Des rires d’enfants résonnent, brisant le silence monastique. On en voit quatre, emmitouflé·es dans leurs manteaux et écharpes. Le pâle soleil de fin d’hiver n’est pas encore venu à bout des plaques de neige qui s’agrippent au bitume. C’est ici que les mômes ont installé des cages de football bancales et tirent à tour de rôle dans les filets. L’un des moines, traits juvéniles, s’est pris au jeu. Dans sa longue robe noire, père Vasile alterne les buts et les passes, riant de bon cœur malgré les frissons qui secouent son corps. En face de ce terrain improvisé, de l’autre côté de la route, se dresse le monastère de Sihastria Putnei, un immense bâtiment soigneusement repeint, surplombé de croix orthodoxes.
Passer la frontière
“Au départ, on était assez stressées, parce que c’est un monastère d’hommes et nous ne savions pas comment nous comporter. Mais nous avons vite compris que nous étions dans un endroit bienveillant.” La voix vient d’Iryna, surnommée Ira. Les bras croisés, elle surveille les enfants au bord du terrain. Ses yeux noirs en amande font écho à sa chevelure brune, coiffée d’une longue natte. Elle montre du doigt deux des garçons : Myha, son aîné de 12 ans, et Vladyslav, le cadet, 8 ans. Ensuite, il y a Sofia et Hlib, les enfants de sa meilleure amie, qui porte le même prénom qu’elle, Iryna. Son bébé, Hordiy, n’est pas là ; il somnole dans son landau à l’intérieur de la maison. “Myha et Sofia sont camarades de classe depuis sept ans. On s’est rencontrées comme ça avec Iryna”, explique Ira.
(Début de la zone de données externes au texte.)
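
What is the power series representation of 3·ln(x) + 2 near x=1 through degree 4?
2 + 3·(x - 1) - 3·(x - 1)^2/2 + (x - 1)^3 - 3·(x - 1)^4/4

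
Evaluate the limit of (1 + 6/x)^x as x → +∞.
As x → +∞: this is the defining limit (1 + 6/x)^x → e^6.
Limit = e^(6).

Final answer: e^(6)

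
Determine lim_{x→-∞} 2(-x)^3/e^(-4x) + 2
The quotient is an ∞/∞ indeterminate form as x → -∞.
Compare growth rates of the dominant terms (exponentials ≫ polynomials ≫ logarithms), or apply L'Hôpital's rule; the quotient → 0.
Adding the constant: 0 + 2 = 2. Limit = 2.

Final answer: 2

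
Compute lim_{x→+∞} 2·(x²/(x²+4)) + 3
Evaluate the dominant behaviour as x → +∞; each term tends to a finite value or vanishes.
Limit = 5.

Final answer: 5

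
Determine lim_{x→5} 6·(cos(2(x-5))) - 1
Direct substitution at x = 5 gives 5.

Final answer: 5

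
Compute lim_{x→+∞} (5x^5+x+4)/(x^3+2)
This is an ∞/∞ indeterminate form as x → +∞.
Divide numerator and denominator by x^5 and let the lower-order terms vanish; the numerator's degree 5 exceeds the denominator's degree 3, so the quotient diverges.
Limit = ∞.

Final answer: ∞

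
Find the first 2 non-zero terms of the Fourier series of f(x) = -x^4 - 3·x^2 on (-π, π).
(-36 + 8·π^2)·cos(x) - π^4/5 - π^2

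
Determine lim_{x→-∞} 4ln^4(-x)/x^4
This is an ∞/∞ indeterminate form as x → -∞.
Compare growth rates of the dominant terms (exponentials ≫ polynomials ≫ logarithms), or apply L'Hôpital's rule; the quotient → 0.
Limit = 0.

Final answer: 0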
Les deux femmes ont quitté l’Ukraine, laissant derrière elles leurs familles. “On s’est réveillés un matin, le 2 mars. Nos maris nous ont dit qu’on allait se rendre dans une ville encore en paix en Ukraine, Tchernivtsi, qu’ils allaient nous y laisser un moment et qu’ils reviendraient à la fin de la guerre. Et nous les avons crus.” Iryna a rejoint notre conversation. Elle est coiffée comme son amie, d’une longue tresse qui dépose sa chevelure blond foncé sur son épaule. Elle pointe un van usé, garé à quelques mètres de là. C’est ce fourgon qui les a amené·es jusqu’ici. Derrière le pare-brise, on voit encore le mot “enfants” écrit en ukrainien sur une feuille A4, mince protection contre les bombes russes et les dangers de la route. “Difficile à croire que cette épave a réussi à rouler”, sourit-elle avant de reprendre le récit de leur fuite.